Die meisten Tore der Häuser und Gehöfte in Sighetu Marmatiei werden traditionell von liebevollen Holzschnitzereien geziert. An der Theiß, einem Nebenfluss der Donau, spielen Kinder; so als könnten aufsteigende Drachen das Elend einfach mit in den Himmel nehmen. Doch die Idylle in der rumänischen Residenzstadt ist trügerisch. Der Krieg hat viele Wunden gerissen, Menschen getrennt, Frauen ihre Männer, Kindern ihre Väter und Müttern ihre Söhne geraubt. Bis 1944 wurden von hier mehr als 20.000 Juden nach Auschwitz und andere Konzentrationslager deportiert. Wenige Kilometer von Sighetu entfernt hat die Rote Armee gegen Ende des Krieges ein Gefangenenlager errichtet.

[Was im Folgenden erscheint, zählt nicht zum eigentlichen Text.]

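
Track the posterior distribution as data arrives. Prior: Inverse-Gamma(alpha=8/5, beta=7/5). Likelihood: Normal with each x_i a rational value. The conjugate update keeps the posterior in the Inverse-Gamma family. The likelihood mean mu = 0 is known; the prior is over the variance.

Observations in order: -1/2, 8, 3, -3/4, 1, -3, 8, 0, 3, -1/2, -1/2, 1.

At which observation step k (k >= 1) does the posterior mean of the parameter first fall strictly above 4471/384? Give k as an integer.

obs 1: x=-1/2 → posterior Inverse-Gamma(21/10, 61/40)
obs 2: x=8 → posterior Inverse-Gamma(13/5, 1341/40)
obs 3: x=3 → posterior Inverse-Gamma(31/10, 1521/40)
obs 4: x=-3/4 → posterior Inverse-Gamma(18/5, 6129/160)
obs 5: x=1 → posterior Inverse-Gamma(41/10, 6209/160)
obs 6: x=-3 → posterior Inverse-Gamma(23/5, 6929/160)
obs 7: x=8 → posterior Inverse-Gamma(51/10, 12049/160)
obs 8: x=0 → posterior Inverse-Gamma(28/5, 12049/160)
obs 9: x=3 → posterior Inverse-Gamma(61/10, 12769/160)
obs 10: x=-1/2 → posterior Inverse-Gamma(33/5, 12789/160)
obs 11: x=-1/2 → posterior Inverse-Gamma(71/10, 12809/160)
obs 12: x=1 → posterior Inverse-Gamma(38/5, 12889/160)

k = 2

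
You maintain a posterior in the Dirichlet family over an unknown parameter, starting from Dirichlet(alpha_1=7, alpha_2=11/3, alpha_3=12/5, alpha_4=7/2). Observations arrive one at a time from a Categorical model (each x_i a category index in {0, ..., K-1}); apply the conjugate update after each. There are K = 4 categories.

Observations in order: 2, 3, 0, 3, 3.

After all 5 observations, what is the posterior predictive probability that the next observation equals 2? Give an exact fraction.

102/647

obs 1: x=2 → posterior Dirichlet(7, 11/3, 17/5, 7/2)
obs 2: x=3 → posterior Dirichlet(7, 11/3, 17/5, 9/2)
obs 3: x=0 → posterior Dirichlet(8, 11/3, 17/5, 9/2)
obs 4: x=3 → posterior Dirichlet(8, 11/3, 17/5, 11/2)
obs 5: x=3 → posterior Dirichlet(8, 11/3, 17/5, 13/2)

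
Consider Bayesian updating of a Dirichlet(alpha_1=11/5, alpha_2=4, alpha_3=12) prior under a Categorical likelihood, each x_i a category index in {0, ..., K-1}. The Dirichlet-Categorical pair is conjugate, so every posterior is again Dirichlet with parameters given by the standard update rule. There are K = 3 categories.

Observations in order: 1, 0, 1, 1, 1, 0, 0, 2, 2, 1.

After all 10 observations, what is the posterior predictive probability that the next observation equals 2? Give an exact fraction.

obs 1: x=1 → posterior Dirichlet(11/5, 5, 12)
obs 2: x=0 → posterior Dirichlet(16/5, 5, 12)
obs 3: x=1 → posterior Dirichlet(16/5, 6, 12)
obs 4: x=1 → posterior Dirichlet(16/5, 7, 12)
obs 5: x=1 → posterior Dirichlet(16/5, 8, 12)
obs 6: x=0 → posterior Dirichlet(21/5, 8, 12)
obs 7: x=0 → posterior Dirichlet(26/5, 8, 12)
obs 8: x=2 → posterior Dirichlet(26/5, 8, 13)
obs 9: x=2 → posterior Dirichlet(26/5, 8, 14)
obs 10: x=1 → posterior Dirichlet(26/5, 9, 14)

70/141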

Der alte Bauernhof, dem selbst der Krieg kaum etwas anhaben konnte und der vielleicht deshalb mit der Unschuld kokettiert, verfügte über mehrere Wohnhäuser und Stallungen. Als sogenanntes Einzellager unterstand es mit mehreren anderen Standorten einer in der Nähe gelegenen Lagerverwaltung, die den Aufsehern nur die notwendigsten Instruktionen erteilte. Soldaten reden nur, wenn es unbedingt notwendig ist. Jozef war zwar froh, dass das Morden endlich vorbei war, trotzdem dachte er viel nach, jetzt im Sommer 1945. Über sich. Den Krieg. Die Verzweiflung. Den Wahnsinn. Lange Zeit waren die Slowaken auf Seiten der Deutschen. Als Nazi-Deutschland am Boden lag, begann eine neue Zeitrechnung. Die Perversion des Krieges.

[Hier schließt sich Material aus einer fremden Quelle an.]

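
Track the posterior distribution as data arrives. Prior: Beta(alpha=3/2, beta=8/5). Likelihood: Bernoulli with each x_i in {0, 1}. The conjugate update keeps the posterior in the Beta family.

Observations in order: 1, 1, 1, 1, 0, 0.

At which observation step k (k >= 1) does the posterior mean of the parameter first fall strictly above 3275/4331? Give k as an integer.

obs 1: x=1 → posterior Beta(5/2, 8/5)
obs 2: x=1 → posterior Beta(7/2, 8/5)
obs 3: x=1 → posterior Beta(9/2, 8/5)
obs 4: x=1 → posterior Beta(11/2, 8/5)
obs 5: x=0 → posterior Beta(11/2, 13/5)
obs 6: x=0 → posterior Beta(11/2, 18/5)

k = 4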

Und so kam es, dass er hier in der Nähe von Sighetu Marmatiei, im Grenzgebiet zur Ukraine, nun gemeinsam mit anderen Slowaken, aber auch Ungarn die Kriegsgefangenen bewachte. Deutsche. Vor allem Deutsche. Ausgerechnet Deutsche. Nein, für Jozef ist der Krieg noch lange nicht zu Ende. In die Sudeten sollen sie, die Slowaken, umgesiedelt werden. Hat er gehört. Doch vorerst musste er Deutsche bewachen. Und Friedrich.

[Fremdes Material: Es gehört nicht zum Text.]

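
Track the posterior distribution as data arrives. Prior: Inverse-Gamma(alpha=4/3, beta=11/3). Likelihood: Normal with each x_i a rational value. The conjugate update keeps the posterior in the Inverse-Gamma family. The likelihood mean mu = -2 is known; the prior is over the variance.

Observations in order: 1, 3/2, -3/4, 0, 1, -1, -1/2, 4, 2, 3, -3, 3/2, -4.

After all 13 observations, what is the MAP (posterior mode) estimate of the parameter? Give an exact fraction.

obs 1: x=1 → posterior Inverse-Gamma(11/6, 49/6)
obs 2: x=3/2 → posterior Inverse-Gamma(7/3, 343/24)
obs 3: x=-3/4 → posterior Inverse-Gamma(17/6, 1447/96)
obs 4: x=0 → posterior Inverse-Gamma(10/3, 1639/96)
obs 5: x=1 → posterior Inverse-Gamma(23/6, 2071/96)
obs 6: x=-1 → posterior Inverse-Gamma(13/3, 2119/96)
obs 7: x=-1/2 → posterior Inverse-Gamma(29/6, 2227/96)
obs 8: x=4 → posterior Inverse-Gamma(16/3, 3955/96)
obs 9: x=2 → posterior Inverse-Gamma(35/6, 4723/96)
obs 10: x=3 → posterior Inverse-Gamma(19/3, 5923/96)
obs 11: x=-3 → posterior Inverse-Gamma(41/6, 5971/96)
obs 12: x=3/2 → posterior Inverse-Gamma(22/3, 6559/96)
obs 13: x=-4 → posterior Inverse-Gamma(47/6, 6751/96)

6751/848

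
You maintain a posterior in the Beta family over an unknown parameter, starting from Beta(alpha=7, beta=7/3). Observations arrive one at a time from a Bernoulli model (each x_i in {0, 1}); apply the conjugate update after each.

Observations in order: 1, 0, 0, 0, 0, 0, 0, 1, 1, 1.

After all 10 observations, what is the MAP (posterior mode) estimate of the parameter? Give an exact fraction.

obs 1: x=1 → posterior Beta(8, 7/3)
obs 2: x=0 → posterior Beta(8, 10/3)
obs 3: x=0 → posterior Beta(8, 13/3)
obs 4: x=0 → posterior Beta(8, 16/3)
obs 5: x=0 → posterior Beta(8, 19/3)
obs 6: x=0 → posterior Beta(8, 22/3)
obs 7: x=0 → posterior Beta(8, 25/3)
obs 8: x=1 → posterior Beta(9, 25/3)
obs 9: x=1 → posterior Beta(10, 25/3)
obs 10: x=1 → posterior Beta(11, 25/3)

15/26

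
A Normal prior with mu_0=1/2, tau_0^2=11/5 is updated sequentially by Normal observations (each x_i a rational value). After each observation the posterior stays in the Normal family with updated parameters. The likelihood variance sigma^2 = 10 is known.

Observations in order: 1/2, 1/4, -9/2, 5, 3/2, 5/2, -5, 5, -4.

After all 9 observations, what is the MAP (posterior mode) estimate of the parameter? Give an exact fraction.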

Den lernte Jozef in der Krankenstation kennen. Was eigentlich nicht ganz den Tatsachen entspricht. Denn zum ersten Mal gesehen hat Jozef den inzwischen völlig abgemagerten Friedrich zweieinhalb Jahre früher. Am 22. November 1942 bestritten die Deutschen ihr für lange Zeit letztes Länderspiel. In Bratislava, das die Deutschen einfach nur Pressburg nannten, gewann die deutsche Mannschaft 5:2 gegen die Slowakei. Acht Jahre lang sollten die Deutschen und Friedrich danach kein Länderspiel mehr bestreiten. Jozef war im Stadion, sah die Deutschen zaubern und vergaß für einige Augenblicke den Krieg.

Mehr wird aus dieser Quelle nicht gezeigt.